Legal, in the sense that they are made within the framework of the
law which empowers them to make the decision, and after the
application of the appropriate criteria laid down in the statute or
statutory instrument;
2.
Rational, in the sense that they are not so wrong as to lead to the
conclusion that they could only have been reached by a failure to
apply the right criteria or by the application, whether deliberately
or not, of the wrong criteria.
3.
Procedurally proper, in the sense that the appropriate procedures
required by the statute have been followed and that the principles of
natural justice have been observed.
4.
Justifiable, in that the administrative body will give its decision,
at least when the decision is challenged, with reasons. The purpose
of requiring reasons is that the Court can then more readily
determine the propriety and reviewability of the decision.”
See
also Metsola
v Chairman of the PSC & Anor
1989 (3) ZLR 147; Patriotic
Front-ZAPU v Minister of Justice, Legal & Parliamentary Affairs
1985 (1) ZLR 305 (SC)…,.; 1986 (1) SA 532 (ZS)…,.
The
decision by the respondents qualifies, in my view, to be described as
“so outrageous in its defiance of logic or accepted moral standard
that a sensible person who had applied his mind to the question to be
decided could have arrived at it.” Per LORD DIPLOCK in Council
of Civil Service Unions (CCSU) & Ors v Minister for the Civil
Service
[1984] 3 All ER 935 (HL)…,.
The
applicant was an immigrant because he was on an extended absence from
Zimbabwe for more than two years. In order to establish whether he
was returning permanently or not, the respondents were enjoined to
interview him as they did on 3 September 2011. The respondents did
not establish such purpose from him on 30 January 2011. They were not
obliged to if the applicant did not indicate that he wished to claim
a benefit under the Customs
and Excise (General) Regulations, S.I.154 of 2001.

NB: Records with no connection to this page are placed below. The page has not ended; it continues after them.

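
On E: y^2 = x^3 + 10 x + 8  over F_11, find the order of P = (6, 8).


Compute successive multiples of P until we hit O:
  1P = (6, 8)
  2P = (2, 5)
  3P = (7, 5)
  4P = (7, 6)
  5P = (2, 6)
  6P = (6, 3)
  7P = O

ord(P) = 7


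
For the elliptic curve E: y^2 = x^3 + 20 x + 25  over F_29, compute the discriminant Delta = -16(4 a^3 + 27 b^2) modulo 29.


4 a^3 + 27 b^2 = 4*20^3 + 27*25^2 = 32000 + 16875 = 48875
Delta = -16 * (48875) = -782000
Delta mod 29 = 14

Delta = 14 (mod 29)


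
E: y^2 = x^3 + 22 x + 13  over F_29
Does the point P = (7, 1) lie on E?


Check whether y^2 = x^3 + 22 x + 13 (mod 29) for (x, y) = (7, 1).
LHS: y^2 = 1^2 mod 29 = 1
RHS: x^3 + 22 x + 13 = 7^3 + 22*7 + 13 mod 29 = 17
LHS != RHS

No, not on the curve


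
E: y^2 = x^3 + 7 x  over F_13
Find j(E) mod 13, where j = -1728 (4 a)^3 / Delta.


Delta = -16(4 a^3 + 27 b^2) mod 13 = 5
-1728 * (4 a)^3 = -1728 * (4*7)^3 mod 13 = 8
j = 8 * 5^(-1) mod 13 = 12

j = 12 (mod 13)


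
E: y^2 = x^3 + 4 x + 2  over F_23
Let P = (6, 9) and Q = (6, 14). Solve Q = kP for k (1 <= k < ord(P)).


Enumerate multiples of P until we hit Q = (6, 14):
  1P = (6, 9)
  2P = (4, 6)
  3P = (21, 3)
  4P = (21, 20)
  5P = (4, 17)
  6P = (6, 14)
Match found at i = 6.

k = 6


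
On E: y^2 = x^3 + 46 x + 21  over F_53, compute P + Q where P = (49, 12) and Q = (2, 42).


P != Q, so use the chord formula.
s = (y2 - y1) / (x2 - x1) = (30) / (6) mod 53 = 5
x3 = s^2 - x1 - x2 mod 53 = 5^2 - 49 - 2 = 27
y3 = s (x1 - x3) - y1 mod 53 = 5 * (49 - 27) - 12 = 45

P + Q = (27, 45)


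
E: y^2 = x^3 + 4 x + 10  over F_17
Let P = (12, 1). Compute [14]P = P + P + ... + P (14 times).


k = 14 = 1110_2 (binary, LSB first: 0111)
Double-and-add from P = (12, 1):
  bit 0 = 0: acc unchanged = O
  bit 1 = 1: acc = O + (2, 3) = (2, 3)
  bit 2 = 1: acc = (2, 3) + (5, 6) = (11, 5)
  bit 3 = 1: acc = (11, 5) + (3, 10) = (1, 10)

14P = (1, 10)


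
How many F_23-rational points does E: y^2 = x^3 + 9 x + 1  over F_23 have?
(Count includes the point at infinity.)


For each x in F_23, count y with y^2 = x^3 + 9 x + 1 mod 23:
  x = 0: RHS = 1, y in [1, 22]  -> 2 point(s)
  x = 2: RHS = 4, y in [2, 21]  -> 2 point(s)
  x = 3: RHS = 9, y in [3, 20]  -> 2 point(s)
  x = 4: RHS = 9, y in [3, 20]  -> 2 point(s)
  x = 6: RHS = 18, y in [8, 15]  -> 2 point(s)
  x = 7: RHS = 16, y in [4, 19]  -> 2 point(s)
  x = 9: RHS = 6, y in [11, 12]  -> 2 point(s)
  x = 16: RHS = 9, y in [3, 20]  -> 2 point(s)
  x = 19: RHS = 16, y in [4, 19]  -> 2 point(s)
  x = 20: RHS = 16, y in [4, 19]  -> 2 point(s)
Affine points: 20. Add the point at infinity: total = 21.

#E(F_23) = 21


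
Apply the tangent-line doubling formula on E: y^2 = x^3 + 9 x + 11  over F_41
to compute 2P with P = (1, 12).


Doubling: s = (3 x1^2 + a) / (2 y1)
s = (3*1^2 + 9) / (2*12) mod 41 = 21
x3 = s^2 - 2 x1 mod 41 = 21^2 - 2*1 = 29
y3 = s (x1 - x3) - y1 mod 41 = 21 * (1 - 29) - 12 = 15

2P = (29, 15)


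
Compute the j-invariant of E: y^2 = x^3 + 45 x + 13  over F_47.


Delta = -16(4 a^3 + 27 b^2) mod 47 = 25
-1728 * (4 a)^3 = -1728 * (4*45)^3 mod 47 = 8
j = 8 * 25^(-1) mod 47 = 21

j = 21 (mod 47)


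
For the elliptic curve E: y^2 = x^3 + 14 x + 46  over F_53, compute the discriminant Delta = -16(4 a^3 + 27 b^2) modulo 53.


4 a^3 + 27 b^2 = 4*14^3 + 27*46^2 = 10976 + 57132 = 68108
Delta = -16 * (68108) = -1089728
Delta mod 53 = 5

Delta = 5 (mod 53)


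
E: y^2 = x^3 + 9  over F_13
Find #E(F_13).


For each x in F_13, count y with y^2 = x^3 + 0 x + 9 mod 13:
  x = 0: RHS = 9, y in [3, 10]  -> 2 point(s)
  x = 1: RHS = 10, y in [6, 7]  -> 2 point(s)
  x = 2: RHS = 4, y in [2, 11]  -> 2 point(s)
  x = 3: RHS = 10, y in [6, 7]  -> 2 point(s)
  x = 5: RHS = 4, y in [2, 11]  -> 2 point(s)
  x = 6: RHS = 4, y in [2, 11]  -> 2 point(s)
  x = 7: RHS = 1, y in [1, 12]  -> 2 point(s)
  x = 8: RHS = 1, y in [1, 12]  -> 2 point(s)
  x = 9: RHS = 10, y in [6, 7]  -> 2 point(s)
  x = 11: RHS = 1, y in [1, 12]  -> 2 point(s)
Affine points: 20. Add the point at infinity: total = 21.

#E(F_13) = 21


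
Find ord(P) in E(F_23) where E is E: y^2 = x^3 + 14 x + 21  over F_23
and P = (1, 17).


Compute successive multiples of P until we hit O:
  1P = (1, 17)
  2P = (4, 16)
  3P = (13, 10)
  4P = (21, 10)
  5P = (9, 18)
  6P = (22, 12)
  7P = (12, 13)
  8P = (5, 20)
  ... (continuing to 25P)
  25P = O

ord(P) = 25


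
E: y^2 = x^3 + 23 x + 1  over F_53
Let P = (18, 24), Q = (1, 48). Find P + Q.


P != Q, so use the chord formula.
s = (y2 - y1) / (x2 - x1) = (24) / (36) mod 53 = 36
x3 = s^2 - x1 - x2 mod 53 = 36^2 - 18 - 1 = 5
y3 = s (x1 - x3) - y1 mod 53 = 36 * (18 - 5) - 24 = 20

P + Q = (5, 20)


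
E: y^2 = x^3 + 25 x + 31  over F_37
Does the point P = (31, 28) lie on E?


Check whether y^2 = x^3 + 25 x + 31 (mod 37) for (x, y) = (31, 28).
LHS: y^2 = 28^2 mod 37 = 7
RHS: x^3 + 25 x + 31 = 31^3 + 25*31 + 31 mod 37 = 35
LHS != RHS

No, not on the curve


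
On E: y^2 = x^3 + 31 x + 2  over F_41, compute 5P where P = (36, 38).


k = 5 = 101_2 (binary, LSB first: 101)
Double-and-add from P = (36, 38):
  bit 0 = 1: acc = O + (36, 38) = (36, 38)
  bit 1 = 0: acc unchanged = (36, 38)
  bit 2 = 1: acc = (36, 38) + (5, 35) = (21, 19)

5P = (21, 19)


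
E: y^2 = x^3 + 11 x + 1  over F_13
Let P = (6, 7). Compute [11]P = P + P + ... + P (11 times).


k = 11 = 1011_2 (binary, LSB first: 1101)
Double-and-add from P = (6, 7):
  bit 0 = 1: acc = O + (6, 7) = (6, 7)
  bit 1 = 1: acc = (6, 7) + (5, 8) = (3, 3)
  bit 2 = 0: acc unchanged = (3, 3)
  bit 3 = 1: acc = (3, 3) + (1, 0) = (8, 9)

11P = (8, 9)


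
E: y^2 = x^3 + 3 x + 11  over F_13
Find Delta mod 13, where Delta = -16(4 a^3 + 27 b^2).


4 a^3 + 27 b^2 = 4*3^3 + 27*11^2 = 108 + 3267 = 3375
Delta = -16 * (3375) = -54000
Delta mod 13 = 2

Delta = 2 (mod 13)


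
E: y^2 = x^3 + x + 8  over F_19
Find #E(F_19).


For each x in F_19, count y with y^2 = x^3 + 1 x + 8 mod 19:
  x = 3: RHS = 0, y in [0]  -> 1 point(s)
  x = 4: RHS = 0, y in [0]  -> 1 point(s)
  x = 5: RHS = 5, y in [9, 10]  -> 2 point(s)
  x = 7: RHS = 16, y in [4, 15]  -> 2 point(s)
  x = 9: RHS = 5, y in [9, 10]  -> 2 point(s)
  x = 10: RHS = 11, y in [7, 12]  -> 2 point(s)
  x = 11: RHS = 1, y in [1, 18]  -> 2 point(s)
  x = 12: RHS = 0, y in [0]  -> 1 point(s)
  x = 14: RHS = 11, y in [7, 12]  -> 2 point(s)
  x = 15: RHS = 16, y in [4, 15]  -> 2 point(s)
  x = 16: RHS = 16, y in [4, 15]  -> 2 point(s)
  x = 17: RHS = 17, y in [6, 13]  -> 2 point(s)
  x = 18: RHS = 6, y in [5, 14]  -> 2 point(s)
Affine points: 23. Add the point at infinity: total = 24.

#E(F_19) = 24


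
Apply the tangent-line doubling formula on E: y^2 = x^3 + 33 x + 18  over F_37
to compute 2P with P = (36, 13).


Doubling: s = (3 x1^2 + a) / (2 y1)
s = (3*36^2 + 33) / (2*13) mod 37 = 27
x3 = s^2 - 2 x1 mod 37 = 27^2 - 2*36 = 28
y3 = s (x1 - x3) - y1 mod 37 = 27 * (36 - 28) - 13 = 18

2P = (28, 18)


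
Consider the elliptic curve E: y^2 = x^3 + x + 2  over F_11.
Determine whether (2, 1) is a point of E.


Check whether y^2 = x^3 + 1 x + 2 (mod 11) for (x, y) = (2, 1).
LHS: y^2 = 1^2 mod 11 = 1
RHS: x^3 + 1 x + 2 = 2^3 + 1*2 + 2 mod 11 = 1
LHS = RHS

Yes, on the curve


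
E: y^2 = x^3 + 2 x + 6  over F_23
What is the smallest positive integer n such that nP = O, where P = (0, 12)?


Compute successive multiples of P until we hit O:
  1P = (0, 12)
  2P = (4, 3)
  3P = (14, 8)
  4P = (18, 3)
  5P = (11, 5)
  6P = (1, 20)
  7P = (17, 13)
  8P = (22, 7)
  ... (continuing to 29P)
  29P = O

ord(P) = 29


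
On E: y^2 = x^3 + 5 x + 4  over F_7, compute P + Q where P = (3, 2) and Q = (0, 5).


P != Q, so use the chord formula.
s = (y2 - y1) / (x2 - x1) = (3) / (4) mod 7 = 6
x3 = s^2 - x1 - x2 mod 7 = 6^2 - 3 - 0 = 5
y3 = s (x1 - x3) - y1 mod 7 = 6 * (3 - 5) - 2 = 0

P + Q = (5, 0)


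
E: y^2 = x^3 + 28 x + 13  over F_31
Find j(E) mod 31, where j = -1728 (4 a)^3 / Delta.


Delta = -16(4 a^3 + 27 b^2) mod 31 = 20
-1728 * (4 a)^3 = -1728 * (4*28)^3 mod 31 = 2
j = 2 * 20^(-1) mod 31 = 28

j = 28 (mod 31)


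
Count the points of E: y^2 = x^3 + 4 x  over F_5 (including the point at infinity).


For each x in F_5, count y with y^2 = x^3 + 4 x + 0 mod 5:
  x = 0: RHS = 0, y in [0]  -> 1 point(s)
  x = 1: RHS = 0, y in [0]  -> 1 point(s)
  x = 2: RHS = 1, y in [1, 4]  -> 2 point(s)
  x = 3: RHS = 4, y in [2, 3]  -> 2 point(s)
  x = 4: RHS = 0, y in [0]  -> 1 point(s)
Affine points: 7. Add the point at infinity: total = 8.

#E(F_5) = 8


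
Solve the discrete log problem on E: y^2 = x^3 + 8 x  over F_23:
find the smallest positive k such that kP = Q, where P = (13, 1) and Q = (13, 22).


Enumerate multiples of P until we hit Q = (13, 22):
  1P = (13, 1)
  2P = (0, 0)
  3P = (13, 22)
Match found at i = 3.

k = 3


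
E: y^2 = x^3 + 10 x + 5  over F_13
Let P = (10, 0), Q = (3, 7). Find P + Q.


P != Q, so use the chord formula.
s = (y2 - y1) / (x2 - x1) = (7) / (6) mod 13 = 12
x3 = s^2 - x1 - x2 mod 13 = 12^2 - 10 - 3 = 1
y3 = s (x1 - x3) - y1 mod 13 = 12 * (10 - 1) - 0 = 4

P + Q = (1, 4)


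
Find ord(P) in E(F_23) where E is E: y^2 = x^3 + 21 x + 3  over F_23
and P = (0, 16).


Compute successive multiples of P until we hit O:
  1P = (0, 16)
  2P = (8, 19)
  3P = (4, 17)
  4P = (9, 22)
  5P = (17, 11)
  6P = (15, 6)
  7P = (11, 22)
  8P = (18, 16)
  ... (continuing to 30P)
  30P = O

ord(P) = 30


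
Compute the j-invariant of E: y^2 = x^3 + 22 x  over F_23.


Delta = -16(4 a^3 + 27 b^2) mod 23 = 18
-1728 * (4 a)^3 = -1728 * (4*22)^3 mod 23 = 8
j = 8 * 18^(-1) mod 23 = 3

j = 3 (mod 23)


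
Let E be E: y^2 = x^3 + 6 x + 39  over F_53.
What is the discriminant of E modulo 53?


4 a^3 + 27 b^2 = 4*6^3 + 27*39^2 = 864 + 41067 = 41931
Delta = -16 * (41931) = -670896
Delta mod 53 = 31

Delta = 31 (mod 53)


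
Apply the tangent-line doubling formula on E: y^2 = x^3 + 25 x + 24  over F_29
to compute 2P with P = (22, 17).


Doubling: s = (3 x1^2 + a) / (2 y1)
s = (3*22^2 + 25) / (2*17) mod 29 = 17
x3 = s^2 - 2 x1 mod 29 = 17^2 - 2*22 = 13
y3 = s (x1 - x3) - y1 mod 29 = 17 * (22 - 13) - 17 = 20

2P = (13, 20)


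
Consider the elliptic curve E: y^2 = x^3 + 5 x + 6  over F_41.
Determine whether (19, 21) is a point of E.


Check whether y^2 = x^3 + 5 x + 6 (mod 41) for (x, y) = (19, 21).
LHS: y^2 = 21^2 mod 41 = 31
RHS: x^3 + 5 x + 6 = 19^3 + 5*19 + 6 mod 41 = 31
LHS = RHS

Yes, on the curve


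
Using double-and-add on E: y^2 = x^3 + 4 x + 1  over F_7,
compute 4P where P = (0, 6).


k = 4 = 100_2 (binary, LSB first: 001)
Double-and-add from P = (0, 6):
  bit 0 = 0: acc unchanged = O
  bit 1 = 0: acc unchanged = O
  bit 2 = 1: acc = O + (0, 1) = (0, 1)

4P = (0, 1)


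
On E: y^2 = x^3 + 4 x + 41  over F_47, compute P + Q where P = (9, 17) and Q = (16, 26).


P != Q, so use the chord formula.
s = (y2 - y1) / (x2 - x1) = (9) / (7) mod 47 = 8
x3 = s^2 - x1 - x2 mod 47 = 8^2 - 9 - 16 = 39
y3 = s (x1 - x3) - y1 mod 47 = 8 * (9 - 39) - 17 = 25

P + Q = (39, 25)


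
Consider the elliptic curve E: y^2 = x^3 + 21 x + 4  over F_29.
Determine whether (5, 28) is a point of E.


Check whether y^2 = x^3 + 21 x + 4 (mod 29) for (x, y) = (5, 28).
LHS: y^2 = 28^2 mod 29 = 1
RHS: x^3 + 21 x + 4 = 5^3 + 21*5 + 4 mod 29 = 2
LHS != RHS

No, not on the curve


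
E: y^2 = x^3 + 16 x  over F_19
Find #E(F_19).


For each x in F_19, count y with y^2 = x^3 + 16 x + 0 mod 19:
  x = 0: RHS = 0, y in [0]  -> 1 point(s)
  x = 1: RHS = 17, y in [6, 13]  -> 2 point(s)
  x = 10: RHS = 1, y in [1, 18]  -> 2 point(s)
  x = 11: RHS = 6, y in [5, 14]  -> 2 point(s)
  x = 12: RHS = 1, y in [1, 18]  -> 2 point(s)
  x = 13: RHS = 11, y in [7, 12]  -> 2 point(s)
  x = 14: RHS = 4, y in [2, 17]  -> 2 point(s)
  x = 15: RHS = 5, y in [9, 10]  -> 2 point(s)
  x = 16: RHS = 1, y in [1, 18]  -> 2 point(s)
  x = 17: RHS = 17, y in [6, 13]  -> 2 point(s)
Affine points: 19. Add the point at infinity: total = 20.

#E(F_19) = 20


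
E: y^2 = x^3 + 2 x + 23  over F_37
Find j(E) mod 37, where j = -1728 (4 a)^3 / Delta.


Delta = -16(4 a^3 + 27 b^2) mod 37 = 27
-1728 * (4 a)^3 = -1728 * (4*2)^3 mod 37 = 8
j = 8 * 27^(-1) mod 37 = 14

j = 14 (mod 37)


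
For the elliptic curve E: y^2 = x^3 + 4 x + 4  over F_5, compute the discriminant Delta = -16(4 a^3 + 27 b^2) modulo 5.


4 a^3 + 27 b^2 = 4*4^3 + 27*4^2 = 256 + 432 = 688
Delta = -16 * (688) = -11008
Delta mod 5 = 2

Delta = 2 (mod 5)


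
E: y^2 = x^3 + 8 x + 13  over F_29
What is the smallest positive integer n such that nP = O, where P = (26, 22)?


Compute successive multiples of P until we hit O:
  1P = (26, 22)
  2P = (5, 27)
  3P = (7, 8)
  4P = (20, 16)
  5P = (13, 20)
  6P = (24, 14)
  7P = (24, 15)
  8P = (13, 9)
  ... (continuing to 13P)
  13P = O

ord(P) = 13


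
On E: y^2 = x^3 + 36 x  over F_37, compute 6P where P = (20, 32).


k = 6 = 110_2 (binary, LSB first: 011)
Double-and-add from P = (20, 32):
  bit 0 = 0: acc unchanged = O
  bit 1 = 1: acc = O + (27, 34) = (27, 34)
  bit 2 = 1: acc = (27, 34) + (11, 32) = (10, 19)

6P = (10, 19)


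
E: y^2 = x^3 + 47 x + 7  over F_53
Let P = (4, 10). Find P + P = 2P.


Doubling: s = (3 x1^2 + a) / (2 y1)
s = (3*4^2 + 47) / (2*10) mod 53 = 18
x3 = s^2 - 2 x1 mod 53 = 18^2 - 2*4 = 51
y3 = s (x1 - x3) - y1 mod 53 = 18 * (4 - 51) - 10 = 45

2P = (51, 45)


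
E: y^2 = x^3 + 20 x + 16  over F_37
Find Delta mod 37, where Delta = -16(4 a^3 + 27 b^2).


4 a^3 + 27 b^2 = 4*20^3 + 27*16^2 = 32000 + 6912 = 38912
Delta = -16 * (38912) = -622592
Delta mod 37 = 7

Delta = 7 (mod 37)


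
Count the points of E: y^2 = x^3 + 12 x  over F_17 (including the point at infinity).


For each x in F_17, count y with y^2 = x^3 + 12 x + 0 mod 17:
  x = 0: RHS = 0, y in [0]  -> 1 point(s)
  x = 1: RHS = 13, y in [8, 9]  -> 2 point(s)
  x = 2: RHS = 15, y in [7, 10]  -> 2 point(s)
  x = 5: RHS = 15, y in [7, 10]  -> 2 point(s)
  x = 6: RHS = 16, y in [4, 13]  -> 2 point(s)
  x = 7: RHS = 2, y in [6, 11]  -> 2 point(s)
  x = 8: RHS = 13, y in [8, 9]  -> 2 point(s)
  x = 9: RHS = 4, y in [2, 15]  -> 2 point(s)
  x = 10: RHS = 15, y in [7, 10]  -> 2 point(s)
  x = 11: RHS = 1, y in [1, 16]  -> 2 point(s)
  x = 12: RHS = 2, y in [6, 11]  -> 2 point(s)
  x = 15: RHS = 2, y in [6, 11]  -> 2 point(s)
  x = 16: RHS = 4, y in [2, 15]  -> 2 point(s)
Affine points: 25. Add the point at infinity: total = 26.

#E(F_17) = 26


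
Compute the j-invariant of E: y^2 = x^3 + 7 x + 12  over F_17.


Delta = -16(4 a^3 + 27 b^2) mod 17 = 7
-1728 * (4 a)^3 = -1728 * (4*7)^3 mod 17 = 13
j = 13 * 7^(-1) mod 17 = 14

j = 14 (mod 17)


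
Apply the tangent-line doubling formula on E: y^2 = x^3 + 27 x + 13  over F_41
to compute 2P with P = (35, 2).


Doubling: s = (3 x1^2 + a) / (2 y1)
s = (3*35^2 + 27) / (2*2) mod 41 = 3
x3 = s^2 - 2 x1 mod 41 = 3^2 - 2*35 = 21
y3 = s (x1 - x3) - y1 mod 41 = 3 * (35 - 21) - 2 = 40

2P = (21, 40)


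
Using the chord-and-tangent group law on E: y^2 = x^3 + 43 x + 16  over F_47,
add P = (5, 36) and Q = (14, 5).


P != Q, so use the chord formula.
s = (y2 - y1) / (x2 - x1) = (16) / (9) mod 47 = 7
x3 = s^2 - x1 - x2 mod 47 = 7^2 - 5 - 14 = 30
y3 = s (x1 - x3) - y1 mod 47 = 7 * (5 - 30) - 36 = 24

P + Q = (30, 24)


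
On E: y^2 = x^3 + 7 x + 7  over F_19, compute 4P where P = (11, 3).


k = 4 = 100_2 (binary, LSB first: 001)
Double-and-add from P = (11, 3):
  bit 0 = 0: acc unchanged = O
  bit 1 = 0: acc unchanged = O
  bit 2 = 1: acc = O + (16, 15) = (16, 15)

4P = (16, 15)


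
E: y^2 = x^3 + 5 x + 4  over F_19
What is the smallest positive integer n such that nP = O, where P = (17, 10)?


Compute successive multiples of P until we hit O:
  1P = (17, 10)
  2P = (8, 10)
  3P = (13, 9)
  4P = (14, 5)
  5P = (14, 14)
  6P = (13, 10)
  7P = (8, 9)
  8P = (17, 9)
  ... (continuing to 9P)
  9P = O

ord(P) = 9


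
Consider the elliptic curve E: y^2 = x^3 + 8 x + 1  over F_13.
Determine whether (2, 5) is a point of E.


Check whether y^2 = x^3 + 8 x + 1 (mod 13) for (x, y) = (2, 5).
LHS: y^2 = 5^2 mod 13 = 12
RHS: x^3 + 8 x + 1 = 2^3 + 8*2 + 1 mod 13 = 12
LHS = RHS

Yes, on the curve


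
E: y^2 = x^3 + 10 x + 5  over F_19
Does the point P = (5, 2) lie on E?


Check whether y^2 = x^3 + 10 x + 5 (mod 19) for (x, y) = (5, 2).
LHS: y^2 = 2^2 mod 19 = 4
RHS: x^3 + 10 x + 5 = 5^3 + 10*5 + 5 mod 19 = 9
LHS != RHS

No, not on the curve


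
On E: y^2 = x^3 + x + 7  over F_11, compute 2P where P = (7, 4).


k = 2 = 10_2 (binary, LSB first: 01)
Double-and-add from P = (7, 4):
  bit 0 = 0: acc unchanged = O
  bit 1 = 1: acc = O + (1, 8) = (1, 8)

2P = (1, 8)


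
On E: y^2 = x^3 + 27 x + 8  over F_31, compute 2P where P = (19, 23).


Doubling: s = (3 x1^2 + a) / (2 y1)
s = (3*19^2 + 27) / (2*23) mod 31 = 12
x3 = s^2 - 2 x1 mod 31 = 12^2 - 2*19 = 13
y3 = s (x1 - x3) - y1 mod 31 = 12 * (19 - 13) - 23 = 18

2P = (13, 18)


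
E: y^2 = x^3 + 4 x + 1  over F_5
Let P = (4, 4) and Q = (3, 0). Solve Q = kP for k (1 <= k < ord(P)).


Enumerate multiples of P until we hit Q = (3, 0):
  1P = (4, 4)
  2P = (3, 0)
Match found at i = 2.

k = 2


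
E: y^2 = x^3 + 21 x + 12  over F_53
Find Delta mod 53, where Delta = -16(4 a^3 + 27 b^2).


4 a^3 + 27 b^2 = 4*21^3 + 27*12^2 = 37044 + 3888 = 40932
Delta = -16 * (40932) = -654912
Delta mod 53 = 9

Delta = 9 (mod 53)


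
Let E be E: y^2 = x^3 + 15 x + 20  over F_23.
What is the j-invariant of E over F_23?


Delta = -16(4 a^3 + 27 b^2) mod 23 = 15
-1728 * (4 a)^3 = -1728 * (4*15)^3 mod 23 = 2
j = 2 * 15^(-1) mod 23 = 17

j = 17 (mod 23)


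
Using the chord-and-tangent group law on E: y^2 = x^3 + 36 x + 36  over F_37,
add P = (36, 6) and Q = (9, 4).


P != Q, so use the chord formula.
s = (y2 - y1) / (x2 - x1) = (35) / (10) mod 37 = 22
x3 = s^2 - x1 - x2 mod 37 = 22^2 - 36 - 9 = 32
y3 = s (x1 - x3) - y1 mod 37 = 22 * (36 - 32) - 6 = 8

P + Q = (32, 8)


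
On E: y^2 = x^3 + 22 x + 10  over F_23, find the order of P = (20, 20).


Compute successive multiples of P until we hit O:
  1P = (20, 20)
  2P = (12, 22)
  3P = (4, 22)
  4P = (8, 13)
  5P = (7, 1)
  6P = (21, 21)
  7P = (6, 17)
  8P = (15, 9)
  ... (continuing to 23P)
  23P = O

ord(P) = 23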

This was the only occasion on which the applicant was granted
permanent residence. Accordingly, for the purpose determining “time
of arrival” the “first occasion” of his return for the purpose
of permanent returning residence status became 3 September 2011.
As
to whether by 3 September 2011 the applicant had fully paid for the
motor vehicle, I come to the conclusion that the correct position is
that he had fully paid for it by 29 August 2011 as reflected by the
FNB invoice. He therefore owned the vehicle from 29 August 2011, and,
consequently, was entitled to claim an immigrant's rebate at the
time of arrival on 3 September 2011.
I
am unable to find that the applicant was an illegal resident of
Namibia. There is just no evidence of this besides the bald claim by
the respondents. The respondents' assertion in this regard is
illogical and therefore unreasonable and irrational in the sense that
no evidence of this claim was tendered in proof of the allegation.
In
any event, in my respectful view, the applicant's status is as it
presented itself on 3 September 2011. There was no legal impediment
to his claim for an immigrant's rebate. The refusal to accede to
his claim for a rebate in terms of the Customs
and Excise (General) Regulations, S.I.154 of 2001,
seen in this light, is unreasonable and therefore irrational.
Consequently that decision is set aside.
It
is ordered as follows;
“1.
That the decision of second respondent rejecting the applicant's
claim for immigrants' rebate be and is hereby set aside.
2.
That the first respondent be and is hereby ordered to release the
applicant's motor vehicle without any conditions.
3.
The first respondent pays the costs of suit.”